It has been almost two weeks since I broke my foot, and I am still going to be in a boot a good while. Good news is that in about a week and a half, I can start trying to put full weight on my foot while in the boot. I expect that should give me some more freedom and mobility. Right now, even as I’m getting more accustomed to making my way around with crutches and making do in lots of areas of my life in that setup, it’s still a bit frustrating to not be able to do all the things I’m used to doing. I’m somewhat more accepting of my situation, but I am not settling in and making myself completely at home here. No, I look forward to freely being able to go about all my usual activities again … someday.

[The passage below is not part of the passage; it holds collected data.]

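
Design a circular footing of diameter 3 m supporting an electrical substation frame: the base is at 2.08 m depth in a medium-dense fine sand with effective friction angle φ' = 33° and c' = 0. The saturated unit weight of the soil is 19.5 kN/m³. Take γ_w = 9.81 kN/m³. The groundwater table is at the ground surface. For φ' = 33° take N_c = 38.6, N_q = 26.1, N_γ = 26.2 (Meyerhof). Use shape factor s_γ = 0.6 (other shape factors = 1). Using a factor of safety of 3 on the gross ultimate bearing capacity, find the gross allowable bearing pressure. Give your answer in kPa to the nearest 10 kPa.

q_all ≈ 250 kPa

γ' = 19.5 − 9.81 = 9.69 kN/m³ (submerged throughout). q = 9.69 × 2.08 = 20.155 kPa; the same γ' applies in the ½γBN_γ term.
q·N_q = 20.155 × 26.1 = 526.05 kPa
0.5·γ·B·N_γ·s_γ = 0.5 × 9.69 × 3 × 26.2 × 0.6 = 228.49 kPa
q_ult = 526.05 + 228.49 = 754.54 kPa.
q_all = 754.54 / 3 = 251.51 kPa.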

At first, I was panicky because of not getting any exercise and because I’m already far overweight and knowing I need to take better care of my body by replacing bad habits with better ones. (Emotional eating, yes, I’m talking about you.) And being frustrated and stressed and sitting still on a couch are certainly not great ways to break free of those emotional eating habits. Indeed, these conditions all just add up to gobble city.

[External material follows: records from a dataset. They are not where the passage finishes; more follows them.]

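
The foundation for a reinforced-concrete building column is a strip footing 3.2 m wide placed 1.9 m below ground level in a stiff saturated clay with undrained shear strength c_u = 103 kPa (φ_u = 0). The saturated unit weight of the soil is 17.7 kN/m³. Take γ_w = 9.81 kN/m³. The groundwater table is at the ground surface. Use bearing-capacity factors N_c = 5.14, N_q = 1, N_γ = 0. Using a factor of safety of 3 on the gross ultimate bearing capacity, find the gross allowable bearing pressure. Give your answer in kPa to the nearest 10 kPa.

γ' = 17.7 − 9.81 = 7.89 kN/m³ (submerged throughout). q = 7.89 × 1.9 = 14.991 kPa.
c·N_c = 103 × 5.14 = 529.42 kPa
q·N_q = 14.991 × 1 = 14.991 kPa
q_ult = 529.42 + 14.991 = 544.41 kPa.
q_all = 544.41 / 3 = 181.47 kPa.

q_all ≈ 180 kPa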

My plan had been to just do my best to continue my regular exercise and try to watch and be aware of my eating for the next few weeks until my girls are finally back in school (the end of summer is the hardest, don’t you moms agree?). Then I could have a few hours every day to try to focus on mixing up my exercise routine and trying new things and work on those emotional eating habits. Good plan, I thought. But this past week, I’ve basically given up on that. Sure, I still hope to work on those things in a few weeks for all the same reasons, but in the meantime, I feel like now I’m just in survival/get-by mode, which is not as high a level as I’d hoped, which was just to exercise and be more aware. I’ve kind of kicked awareness to the curb and called in the ice-cream troops for comfort. And exercise? Well, yeah. Can’t do much of that right now.
But after talking to an old friend this morning, I thought, OK, it’s time to pull yourself together.

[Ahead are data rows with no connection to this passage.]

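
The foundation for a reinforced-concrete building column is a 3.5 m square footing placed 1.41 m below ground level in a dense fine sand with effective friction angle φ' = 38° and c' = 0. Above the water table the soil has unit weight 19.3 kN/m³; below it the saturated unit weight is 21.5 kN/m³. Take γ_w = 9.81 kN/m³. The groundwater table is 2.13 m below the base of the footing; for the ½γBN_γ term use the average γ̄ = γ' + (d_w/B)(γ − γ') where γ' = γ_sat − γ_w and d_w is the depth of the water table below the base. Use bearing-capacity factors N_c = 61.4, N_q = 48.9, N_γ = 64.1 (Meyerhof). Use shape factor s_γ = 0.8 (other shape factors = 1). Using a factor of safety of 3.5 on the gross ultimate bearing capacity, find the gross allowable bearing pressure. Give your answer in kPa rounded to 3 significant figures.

q_all ≈ 799 kPa

Effective surcharge at the founding depth q = γ·D_f = 19.3 × 1.41 = 27.213 kPa.
With d_w = 2.13 m < B, γ̄ = 11.69 + (2.13/3.5) × (19.3 − 11.69) = 16.321 kN/m³.
q_ult = q·N_q + 0.5·γ·B·N_γ·s_γ
     = 27.213 × 48.9 + 0.5 × 16.321 × 3.5 × 64.1 × 0.8
     = 1330.7 + 1464.7 = 2795.4 kPa.
q_all = 2795.4 / 3.5 = 798.68 kPa.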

(Which immediately made me think of Gaston and LeFou in Disney’s “Beauty and the Beast” … “Gaston, you’ve got to pull yourself together!!” — Because in our family, every thought has a great corresponding movie quote. Just hang out with us for a couple of hours and you’ll see. Original thoughts? Low on the ground.)
OK. So I have a little desire in me to try to pull it together. I don’t feel super-motivated yet. It’s really just a tiny little ember that’s sparked and that I’m going to have to blow on very carefully and shield from big gusts of wind and rain. My desire to get it together and to tackle this stack of great books that can help me work through this emotional eating addiction I have is fragile, but I am going to try to make it stronger. I owe this to myself.
But I still think I’ll have an easier time of it in three weeks. Hasten, hasten, school days.